The atoxigenic fungus is actually grown in wheat seed. About 10 lbs./acre is applied at a cost of about $5/acre for material. In south Texas, where growers regularly plow up aflatoxin-hendered corn, Cotty has helped obtain a Section 3 registration for the atoxigenic material in cotton, as well as for Arizona and southern California.

This should help growers who have corn rotated with cotton, he says.

Meanwhile, Cleveland and other researchers are looking to determine the genome of the atoxigenic strain as well as the toxic strain. “Knowing the fungal genome (of the toxic strain) will tell us more about its vulnerabilities,” says Cleveland.

Averhoff and the mycotoxin task force are also looking into alternative uses for contaminated corn. For example, he points out that there are problems associated with corn run through an ethanol plant.

About one-third of corn processed in an ethanol plant becomes dry distillers' grain (DDG). The problem with 200 ppb aflatoxin-infected corn is that all of the contaminated corn winds up in the DDG. “That means it can be 600 ppg,” says Averhoff. He says it's then unfit for beef cattle consumption, much less dairy cows.

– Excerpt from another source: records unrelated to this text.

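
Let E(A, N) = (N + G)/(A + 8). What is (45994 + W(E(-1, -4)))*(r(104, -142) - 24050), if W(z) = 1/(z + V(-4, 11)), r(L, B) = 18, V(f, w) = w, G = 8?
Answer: -89531720672/81 ≈ -1.1053e+9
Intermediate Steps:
E(A, N) = (8 + N)/(8 + A) (E(A, N) = (N + 8)/(A + 8) = (8 + N)/(8 + A))
W(z) = 1/(11 + z) (W(z) = 1/(z + 11) = 1/(11 + z))
(45994 + W(E(-1, -4)))*(r(104, -142) - 24050) = (45994 + 1/(11 + (8 - 4)/(8 - 1)))*(18 - 24050) = (45994 + 1/(11 + 4/7))*(-24032) = (45994 + 1/(81/7))*(-24032) = (45994 + 7/81)*(-24032) = (3725521/81)*(-24032) = -89531720672/81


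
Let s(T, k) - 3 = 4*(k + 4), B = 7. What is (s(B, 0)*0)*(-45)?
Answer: 0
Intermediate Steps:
s(T, k) = 19 + 4*k (s(T, k) = 3 + 4*(k + 4) = 3 + 4*(4 + k) = 3 + (16 + 4*k) = 19 + 4*k)
(s(B, 0)*0)*(-45) = ((19 + 4*0)*0)*(-45) = ((19 + 0)*0)*(-45) = (19*0)*(-45) = 0*(-45) = 0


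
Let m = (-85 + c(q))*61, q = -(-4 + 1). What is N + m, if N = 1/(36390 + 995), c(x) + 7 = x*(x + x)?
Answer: -168755889/37385 ≈ -4514.0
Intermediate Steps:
q = 3 (q = -1*(-3) = 3)
c(x) = -7 + 2*x² (c(x) = -7 + x*(x + x) = -7 + x*(2*x) = -7 + 2*x²)
N = 1/37385 ≈ 2.6749e-5
m = -4514 (m = (-85 + (-7 + 2*3²))*61 = (-85 + (-7 + 2*9))*61 = (-85 + (-7 + 18))*61 = (-85 + 11)*61 = -74*61 = -4514)
N + m = 1/37385 - 4514 = -168755889/37385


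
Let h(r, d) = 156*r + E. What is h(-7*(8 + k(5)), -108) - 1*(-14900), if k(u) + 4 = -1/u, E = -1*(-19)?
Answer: 53847/5 ≈ 10769.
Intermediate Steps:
E = 19
k(u) = -4 - 1/u
h(r, d) = 19 + 156*r (h(r, d) = 156*r + 19 = 19 + 156*r)
h(-7*(8 + k(5)), -108) - 1*(-14900) = (19 + 156*(-7*(8 + (-4 - 1/5)))) - 1*(-14900) = (19 + 156*(-7*(8 + (-4 - 1*⅕)))) + 14900 = (19 + 156*(-7*(8 + (-4 - ⅕)))) + 14900 = (19 + 156*(-7*(8 - 21/5))) + 14900 = (19 + 156*(-7*19/5)) + 14900 = (19 + 156*(-133/5)) + 14900 = (19 - 20748/5) + 14900 = -20653/5 + 14900 = 53847/5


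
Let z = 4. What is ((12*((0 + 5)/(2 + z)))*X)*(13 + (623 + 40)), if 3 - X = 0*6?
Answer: 20280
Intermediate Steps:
X = 3 (X = 3 - 0*6 = 3 - 1*0 = 3 + 0 = 3)
((12*((0 + 5)/(2 + z)))*X)*(13 + (623 + 40)) = ((12*((0 + 5)/(2 + 4)))*3)*(13 + (623 + 40)) = ((12*(5/6))*3)*(13 + 663) = ((12*(5*(⅙)))*3)*676 = ((12*(⅚))*3)*676 = (10*3)*676 = 30*676 = 20280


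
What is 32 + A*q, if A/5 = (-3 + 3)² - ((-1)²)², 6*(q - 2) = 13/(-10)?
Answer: 277/12 ≈ 23.083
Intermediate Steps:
q = 107/60 (q = 2 + (13/(-10))/6 = 2 + (13*(-⅒))/6 = 2 + (⅙)*(-13/10) = 2 - 13/60 = 107/60 ≈ 1.7833)
A = -5 (A = 5*((-3 + 3)² - ((-1)²)²) = 5*(0² - 1*1²) = 5*(0 - 1*1) = 5*(0 - 1) = 5*(-1) = -5)
32 + A*q = 32 - 5*107/60 = 32 - 107/12 = 277/12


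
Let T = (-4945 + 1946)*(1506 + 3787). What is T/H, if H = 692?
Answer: -15873707/692 ≈ -22939.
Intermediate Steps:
T = -15873707 (T = -2999*5293 = -15873707)
T/H = -15873707/692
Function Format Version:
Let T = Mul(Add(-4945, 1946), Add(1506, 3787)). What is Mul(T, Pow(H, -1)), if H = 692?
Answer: Rational(-15873707, 692) ≈ -22939.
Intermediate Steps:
T = -15873707 (T = Mul(-2999, 5293) = -15873707)
Mul(T, Pow(H, -1)) = Mul(-15873707, Pow(692, -1)) = Mul(-15873707, Rational(1, 692)) = Rational(-15873707, 692)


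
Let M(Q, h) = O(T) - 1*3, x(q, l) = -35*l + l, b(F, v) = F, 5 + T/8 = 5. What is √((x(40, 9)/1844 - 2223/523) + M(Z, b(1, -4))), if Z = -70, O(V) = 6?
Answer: I*√329350073442/482206 ≈ 1.1901*I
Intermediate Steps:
T = 0 (T = -40 + 8*5 = -40 + 40 = 0)
x(q, l) = -34*l
M(Q, h) = 3 (M(Q, h) = 6 - 1*3 = 6 - 3 = 3)
√((x(40, 9)/1844 - 2223/523) + M(Z, b(1, -4))) = √((-34*9/1844 - 2223/523) + 3) = √((-306*1/1844 - 2223*1/523) + 3) = √((-153/922 - 2223/523) + 3) = √(-2129625/482206 + 3) = √(-683007/482206) = I*√329350073442/482206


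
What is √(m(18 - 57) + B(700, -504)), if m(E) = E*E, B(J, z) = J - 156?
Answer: √2065 ≈ 45.442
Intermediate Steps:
B(J, z) = -156 + J
m(E) = E²
√(m(18 - 57) + B(700, -504)) = √((18 - 57)² + (-156 + 700)) = √((-39)² + 544) = √(1521 + 544) = √2065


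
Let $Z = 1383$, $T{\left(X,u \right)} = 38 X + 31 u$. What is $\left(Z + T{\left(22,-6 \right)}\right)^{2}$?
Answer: $4133089$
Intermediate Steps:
$T{\left(X,u \right)} = 31 u + 38 X$
$\left(Z + T{\left(22,-6 \right)}\right)^{2} = \left(1383 + \left(31 \left(-6\right) + 38 \cdot 22\right)\right)^{2} = \left(1383 + \left(-186 + 836\right)\right)^{2} = \left(1383 + 650\right)^{2} = 2033^{2} = 4133089$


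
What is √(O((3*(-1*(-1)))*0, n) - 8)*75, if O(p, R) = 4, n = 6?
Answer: 150*I ≈ 150.0*I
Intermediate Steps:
√(O((3*(-1*(-1)))*0, n) - 8)*75 = √(4 - 8)*75 = √(-4)*75 = (2*I)*75 = 150*I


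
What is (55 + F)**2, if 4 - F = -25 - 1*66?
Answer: 22500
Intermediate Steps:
F = 95 (F = 4 - (-25 - 1*66) = 4 - (-25 - 66) = 4 - 1*(-91) = 4 + 91 = 95)
(55 + F)**2 = (55 + 95)**2 = 150**2 = 22500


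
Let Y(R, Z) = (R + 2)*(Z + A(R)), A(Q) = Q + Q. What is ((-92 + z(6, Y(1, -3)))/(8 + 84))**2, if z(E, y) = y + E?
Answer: 7921/8464 ≈ 0.93585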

He reminds Corn Belt growers that in hot, dry years, they can also see aflatoxin problems. In the late '80s, hundreds of millions of dollars in corn damage was experienced through aflatoxin contamination.

Aflatoxin is not the only toxin that worries the task force. “We named it a mycotoxin task force for a reason,” says Averhoff. “Fumonisin (a toxin caused by fungus commonly found in most of the world's corn and a toxin produced by the soil-borne disease fusarium) is also prevalent in Midwestern corn. If national standards on acceptable fumonisin consumption levels are set by the Food and Drug Administration, it will be an increasing problem for growers to deliver corn for food or feed.”